To get higher temps move the sensor probe further away from the heat source.

My probe is in the middle of the tank as any closer to the basking spot the ambient temps aint high enough.
As for the bulb flickering...is it a dimable bulb?
I only ask as i bought a spot a while ago that buzzed and flickered if not on full.

Also if using a 80w bulb, try a 60w to stop it dimming etc....it takes time to get everything spot on.


----------



## treebs9 (Aug 21, 2011)

The probe is the same place it was yesterday... Ill move it though and see if it helps.

The bulb is a pro rep 100w basking spot lamp and they actually say on the pack they recomment use of a dimming thermostat with it :s

I will buy a 60w bulb I think... can you recommend any?
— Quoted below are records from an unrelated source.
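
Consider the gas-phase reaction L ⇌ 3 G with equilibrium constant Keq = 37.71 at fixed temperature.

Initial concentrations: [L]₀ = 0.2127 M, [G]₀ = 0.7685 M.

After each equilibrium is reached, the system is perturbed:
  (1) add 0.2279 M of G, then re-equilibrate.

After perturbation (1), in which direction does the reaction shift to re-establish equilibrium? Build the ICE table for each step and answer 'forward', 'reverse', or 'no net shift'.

Direction: reverse

Q₀ = 2.134 vs Keq = 37.71 ⇒ Q<K, forward
Step 1:
                  L         G
  I          0.2127    0.7685
  C         -0.1608    0.4824
  E          0.0519     1.251
  solve Keq expr → x = 0.1608; check Q = 37.71
Then add 0.2279 M of G.
Step 2:
                  L         G
  I          0.0519     1.479
  C         0.02259  -0.06778
  E          0.0745     1.411
  solve Keq expr → x = -0.02259; check Q = 37.71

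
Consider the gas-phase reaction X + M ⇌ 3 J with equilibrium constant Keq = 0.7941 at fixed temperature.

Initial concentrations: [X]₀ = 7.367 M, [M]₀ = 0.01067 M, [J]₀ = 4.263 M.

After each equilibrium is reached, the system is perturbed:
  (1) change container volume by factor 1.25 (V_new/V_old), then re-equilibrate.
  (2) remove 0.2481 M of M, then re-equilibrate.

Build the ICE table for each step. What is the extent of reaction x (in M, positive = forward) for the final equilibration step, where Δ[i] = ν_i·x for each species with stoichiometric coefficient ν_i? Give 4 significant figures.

x = -0.05457 M

Q₀ = 985.6 vs Keq = 0.7941 ⇒ Q>K, reverse
Step 1:
                   X          M          J
  init         7.367    0.01067      4.263
  Δ           0.8329     0.8329     -2.499
  eq             8.2     0.8435      1.764
  solve Keq expr → x = -0.8329; check Q = 0.7941
Then change container volume by factor 1.25 (V_new/V_old).
Step 2:
                   X          M          J
  init          6.56     0.6748      1.412
  Δ          -0.0284    -0.0284    0.08519
  eq           6.531     0.6464      1.497
  solve Keq expr → x = 0.0284; check Q = 0.7941
Then remove 0.2481 M of M.
Step 3:
                   X          M          J
  init         6.531     0.3983      1.497
  Δ          0.05457    0.05457    -0.1637
  eq           6.586     0.4529      1.333
  solve Keq expr → x = -0.05457; check Q = 0.7941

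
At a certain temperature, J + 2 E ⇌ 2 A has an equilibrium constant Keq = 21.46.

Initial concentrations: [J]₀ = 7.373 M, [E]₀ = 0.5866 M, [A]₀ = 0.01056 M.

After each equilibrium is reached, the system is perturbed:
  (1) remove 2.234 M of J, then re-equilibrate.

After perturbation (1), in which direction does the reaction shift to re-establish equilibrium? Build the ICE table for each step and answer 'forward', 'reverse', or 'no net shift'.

Direction: reverse

Q₀ = 4.3954e-05 vs Keq = 21.46 ⇒ Q<K, forward
Step 1:
                   J          E          A
  init         7.373     0.5866    0.01056
  Δ          -0.2709    -0.5419     0.5419
  eq           7.102    0.04475     0.5524
  solve Keq expr → x = 0.2709; check Q = 21.46
Then remove 2.234 M of J.
Step 2:
                   J          E          A
  init         4.868    0.04475     0.5524
  Δ         0.004225   0.008451  -0.008451
  eq           4.872     0.0532      0.544
  solve Keq expr → x = -0.004225; check Q = 21.46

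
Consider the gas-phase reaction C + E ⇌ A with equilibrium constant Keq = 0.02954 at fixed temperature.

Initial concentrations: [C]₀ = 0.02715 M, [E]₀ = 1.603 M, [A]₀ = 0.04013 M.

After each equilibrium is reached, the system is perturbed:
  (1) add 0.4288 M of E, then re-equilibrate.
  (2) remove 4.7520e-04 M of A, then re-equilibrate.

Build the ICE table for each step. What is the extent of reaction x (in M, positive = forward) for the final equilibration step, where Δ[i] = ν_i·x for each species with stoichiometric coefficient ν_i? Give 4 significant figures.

x = 4.4706e-04 M

Q₀ = 0.9221 vs Keq = 0.02954 ⇒ Q>K, reverse
Step 1:
                  C         E         A
  Initial   0.02715     1.603   0.04013
  Change    0.03702   0.03702  -0.03702
  Equil     0.06417      1.64  0.003109
  solve Keq expr → x = -0.03702; check Q = 0.02954
Then add 0.4288 M of E.
Step 2:
                  C         E         A
  Initial   0.06417     2.069  0.003109
  Change  -7.6468e-04 -7.6468e-04 7.6468e-04
  Equil     0.06341     2.068  0.003874
  solve Keq expr → x = 7.6468e-04; check Q = 0.02954
Then remove 4.7520e-04 M of A.
Step 3:
                  C         E         A
  Initial   0.06341     2.068  0.003398
  Change  -4.4706e-04 -4.4706e-04 4.4706e-04
  Equil     0.06296     2.068  0.003845
  solve Keq expr → x = 4.4706e-04; check Q = 0.02954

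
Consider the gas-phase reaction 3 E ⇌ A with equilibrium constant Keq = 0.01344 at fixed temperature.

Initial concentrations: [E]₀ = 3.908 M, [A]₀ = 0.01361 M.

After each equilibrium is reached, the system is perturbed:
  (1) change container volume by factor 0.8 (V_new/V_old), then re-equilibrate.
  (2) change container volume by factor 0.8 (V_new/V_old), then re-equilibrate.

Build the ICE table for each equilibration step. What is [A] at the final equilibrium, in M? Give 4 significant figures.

[A]_eq = 0.7711 M

Q₀ = 2.2803e-04 vs Keq = 0.01344 ⇒ Q<K, forward
Step 1:
                  E         A
  Initial     3.908   0.01361
  Change    -0.9757    0.3252
  Equil       2.932    0.3389
  solve Keq expr → x = 0.3252; check Q = 0.01344
Then change container volume by factor 0.8 (V_new/V_old).
Step 2:
                  E         A
  Initial     3.665    0.4236
  Change    -0.2857   0.09524
  Equil        3.38    0.5188
  solve Keq expr → x = 0.09524; check Q = 0.01344
Then change container volume by factor 0.8 (V_new/V_old).
Step 3:
                  E         A
  Initial     4.225    0.6485
  Change    -0.3677    0.1226
  Equil       3.857    0.7711
  solve Keq expr → x = 0.1226; check Q = 0.01344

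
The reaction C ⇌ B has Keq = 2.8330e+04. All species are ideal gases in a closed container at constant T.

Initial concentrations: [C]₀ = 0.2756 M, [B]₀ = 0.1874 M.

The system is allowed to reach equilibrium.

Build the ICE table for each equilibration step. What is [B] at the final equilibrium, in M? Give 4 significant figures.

Q₀ = 0.68 vs Keq = 2.8330e+04 ⇒ Q<K, forward
Step 1:
                   C          B
  I           0.2756     0.1874
  C          -0.2756     0.2756
  E       1.6343e-05      0.463
  solve Keq expr → x = 0.2756; check Q = 2.8330e+04

[B]_eq = 0.463 M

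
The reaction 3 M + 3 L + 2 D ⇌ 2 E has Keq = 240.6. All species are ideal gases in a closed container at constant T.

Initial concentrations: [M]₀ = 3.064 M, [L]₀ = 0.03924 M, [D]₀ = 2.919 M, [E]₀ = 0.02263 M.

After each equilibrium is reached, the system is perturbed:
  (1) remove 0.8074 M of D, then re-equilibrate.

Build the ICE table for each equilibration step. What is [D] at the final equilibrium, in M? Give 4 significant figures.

[D]_eq = 2.088 M

Q₀ = 0.03458 vs Keq = 240.6 ⇒ Q<K, forward
Step 1:
                   M          L          D          E
  I            3.064    0.03924      2.919    0.02263
  C         -0.03586   -0.03586   -0.02391    0.02391
  E            3.028   0.003382      2.895    0.04654
  solve Keq expr → x = 0.01195; check Q = 240.6
Then remove 0.8074 M of D.
Step 2:
                   M          L          D          E
  I            3.028   0.003382      2.088    0.04654
  C       7.9005e-04 7.9005e-04 5.2670e-04 -5.2670e-04
  E            3.029   0.004172      2.088    0.04601
  solve Keq expr → x = -2.6335e-04; check Q = 240.6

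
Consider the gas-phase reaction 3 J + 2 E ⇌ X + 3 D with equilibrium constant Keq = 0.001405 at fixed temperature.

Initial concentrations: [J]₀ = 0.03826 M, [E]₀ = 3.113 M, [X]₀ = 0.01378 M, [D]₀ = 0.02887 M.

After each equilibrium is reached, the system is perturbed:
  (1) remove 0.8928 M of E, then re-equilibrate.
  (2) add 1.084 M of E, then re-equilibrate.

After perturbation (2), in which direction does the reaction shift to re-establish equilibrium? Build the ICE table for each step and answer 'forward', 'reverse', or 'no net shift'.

Direction: forward

Q₀ = 6.1094e-04 vs Keq = 0.001405 ⇒ Q<K, forward
Step 1:
                    J           E           X           D
  Initial     0.03826       3.113     0.01378     0.02887
  Change     -0.00409   -0.002727    0.001363     0.00409
  Equil       0.03417        3.11     0.01514     0.03296
  solve Keq expr → x = 0.001363; check Q = 0.001405
Then remove 0.8928 M of E.
Step 2:
                    J           E           X           D
  Initial     0.03417       2.217     0.01514     0.03296
  Change      0.00333     0.00222    -0.00111    -0.00333
  Equil        0.0375        2.22     0.01403     0.02963
  solve Keq expr → x = -0.00111; check Q = 0.001405
Then add 1.084 M of E.
Step 3:
                    J           E           X           D
  Initial      0.0375       3.304     0.01403     0.02963
  Change    -0.003924   -0.002616    0.001308    0.003924
  Equil       0.03358       3.301     0.01534     0.03355
  solve Keq expr → x = 0.001308; check Q = 0.001405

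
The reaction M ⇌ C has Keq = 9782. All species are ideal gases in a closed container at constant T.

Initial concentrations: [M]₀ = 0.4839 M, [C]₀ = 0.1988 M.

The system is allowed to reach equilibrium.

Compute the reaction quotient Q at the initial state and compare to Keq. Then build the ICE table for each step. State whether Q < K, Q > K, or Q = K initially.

Q₀ = 0.4108 vs Keq = 9782 ⇒ Q<K, forward
Step 1:
                  M         C
  I          0.4839    0.1988
  C         -0.4838    0.4838
  E       6.9784e-05    0.6826
  solve Keq expr → x = 0.4838; check Q = 9782

Q₀ = 0.4108; Q < K (proceeds forward)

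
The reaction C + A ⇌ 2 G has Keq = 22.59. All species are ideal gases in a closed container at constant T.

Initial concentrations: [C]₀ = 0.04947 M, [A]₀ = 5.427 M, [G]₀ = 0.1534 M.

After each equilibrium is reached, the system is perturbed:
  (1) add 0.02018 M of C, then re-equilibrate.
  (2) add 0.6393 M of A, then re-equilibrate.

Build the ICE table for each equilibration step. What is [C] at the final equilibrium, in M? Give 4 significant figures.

Q₀ = 0.08765 vs Keq = 22.59 ⇒ Q<K, forward
Step 1:
                  C         A         G
  Initial   0.04947     5.427    0.1534
  Change   -0.04895  -0.04895    0.0979
  Equil   5.1981e-04     5.378    0.2513
  solve Keq expr → x = 0.04895; check Q = 22.59
Then add 0.02018 M of C.
Step 2:
                  C         A         G
  Initial    0.0207     5.378    0.2513
  Change      -0.02     -0.02      0.04
  Equil   7.0105e-04     5.358    0.2913
  solve Keq expr → x = 0.02; check Q = 22.59
Then add 0.6393 M of A.
Step 3:
                  C         A         G
  Initial 7.0105e-04     5.997    0.2913
  Change  -7.4085e-05 -7.4085e-05 1.4817e-04
  Equil   6.2697e-04     5.997    0.2914
  solve Keq expr → x = 7.4085e-05; check Q = 22.59

[C]_eq = 6.2697e-04 M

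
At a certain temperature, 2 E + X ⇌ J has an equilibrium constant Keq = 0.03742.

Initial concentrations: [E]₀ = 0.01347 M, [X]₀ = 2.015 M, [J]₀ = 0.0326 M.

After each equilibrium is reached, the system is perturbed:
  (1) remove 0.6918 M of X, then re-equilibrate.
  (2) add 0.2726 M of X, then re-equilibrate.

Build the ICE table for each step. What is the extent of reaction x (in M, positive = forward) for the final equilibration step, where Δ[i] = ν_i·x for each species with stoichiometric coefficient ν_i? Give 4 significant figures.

x = 6.0971e-05 M

Q₀ = 89.17 vs Keq = 0.03742 ⇒ Q>K, reverse
Step 1:
                    E           X           J
  Initial     0.01347       2.015      0.0326
  Change      0.06427     0.03214    -0.03214
  Equil       0.07774       2.047  4.6300e-04
  solve Keq expr → x = -0.03214; check Q = 0.03742
Then remove 0.6918 M of X.
Step 2:
                    E           X           J
  Initial     0.07774       1.355  4.6300e-04
  Change   3.0799e-04  1.5400e-04 -1.5400e-04
  Equil       0.07805       1.355  3.0901e-04
  solve Keq expr → x = -1.5400e-04; check Q = 0.03742
Then add 0.2726 M of X.
Step 3:
                    E           X           J
  Initial     0.07805       1.628  3.0901e-04
  Change  -1.2194e-04 -6.0971e-05  6.0971e-05
  Equil       0.07793       1.628  3.6998e-04
  solve Keq expr → x = 6.0971e-05; check Q = 0.03742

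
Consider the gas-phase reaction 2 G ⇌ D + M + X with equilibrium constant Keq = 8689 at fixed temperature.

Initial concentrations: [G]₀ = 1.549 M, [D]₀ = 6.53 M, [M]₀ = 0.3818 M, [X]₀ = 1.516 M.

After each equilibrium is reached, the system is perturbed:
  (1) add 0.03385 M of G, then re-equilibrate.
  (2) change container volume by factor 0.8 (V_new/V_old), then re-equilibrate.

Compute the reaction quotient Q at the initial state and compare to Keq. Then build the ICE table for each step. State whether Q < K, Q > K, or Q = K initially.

Q₀ = 1.575; Q < K (proceeds forward)

Q₀ = 1.575 vs Keq = 8689 ⇒ Q<K, forward
Step 1:
                   G          D          M          X
  Initial      1.549       6.53     0.3818      1.516
  Change      -1.503     0.7513     0.7513     0.7513
  Equil       0.0464      7.281      1.133      2.267
  solve Keq expr → x = 0.7513; check Q = 8689
Then add 0.03385 M of G.
Step 2:
                   G          D          M          X
  Initial    0.08025      7.281      1.133      2.267
  Change    -0.03329    0.01664    0.01664    0.01664
  Equil      0.04696      7.298       1.15      2.284
  solve Keq expr → x = 0.01664; check Q = 8689
Then change container volume by factor 0.8 (V_new/V_old).
Step 3:
                   G          D          M          X
  Initial     0.0587      9.122      1.437      2.855
  Change      0.0068    -0.0034    -0.0034    -0.0034
  Equil       0.0655      9.119      1.434      2.852
  solve Keq expr → x = -0.0034; check Q = 8689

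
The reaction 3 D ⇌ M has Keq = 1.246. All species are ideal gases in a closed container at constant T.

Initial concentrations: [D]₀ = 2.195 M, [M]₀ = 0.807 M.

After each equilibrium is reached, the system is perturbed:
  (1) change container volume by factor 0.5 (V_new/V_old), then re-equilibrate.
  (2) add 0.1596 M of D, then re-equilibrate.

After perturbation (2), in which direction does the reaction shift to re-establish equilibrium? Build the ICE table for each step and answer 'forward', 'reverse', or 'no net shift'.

Q₀ = 0.07631 vs Keq = 1.246 ⇒ Q<K, forward
Step 1:
                    D           M
  init          2.195       0.807
  Δ            -1.205      0.4017
  eq           0.9899       1.209
  solve Keq expr → x = 0.4017; check Q = 1.246
Then change container volume by factor 0.5 (V_new/V_old).
Step 2:
                    D           M
  init           1.98       2.417
  Δ            -0.694      0.2313
  eq            1.286       2.649
  solve Keq expr → x = 0.2313; check Q = 1.246
Then add 0.1596 M of D.
Step 3:
                    D           M
  init          1.445       2.649
  Δ           -0.1515     0.05049
  eq            1.294       2.699
  solve Keq expr → x = 0.05049; check Q = 1.246

Direction: forward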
I didnt want to make the viv more complicated than I need to but if 60w is not hot enough to heat everything, I have a ceramic bulb I could connect to the thermostat instead of the basking buld, then have the basking one just hooked to a timer.

Thanks


----------



## Big_Rich (Aug 11, 2011)

I had a similar problem with the bulb flickering the other day....a few hours later the bulb blew.

So I changed it and its been fine since.


----------



## treebs9 (Aug 21, 2011)

Hmmm interesting... I will try a different bulb.

Does your thermostat heat LED flicker?


----------



## Big_Rich (Aug 11, 2011)

No, mine may be a different brand to yours though.

It does dim with the light but thats it.


----------



## xmadxmoex (Jun 22, 2011)

I shouldnt think the light would flicker on the stat.. could be faulty stat


----------



## zakswfc (Nov 6, 2011)

Hi guys, with a change of job its making turning heat/lights on off a nightmare at the moment so I am looking for a way in which I have to basically do nothing and fouund this. So can you tell me how your getting on with this act 210 and if I can connect a basking lamp to be set at a temperature at day and at night and also have a uv light plugged in and have that to turn on and off with a timers. Like I said will this machine do that for me. This way all I have to do is feed and handle my dragon(beardie)
Thanks a lot
Zak


----------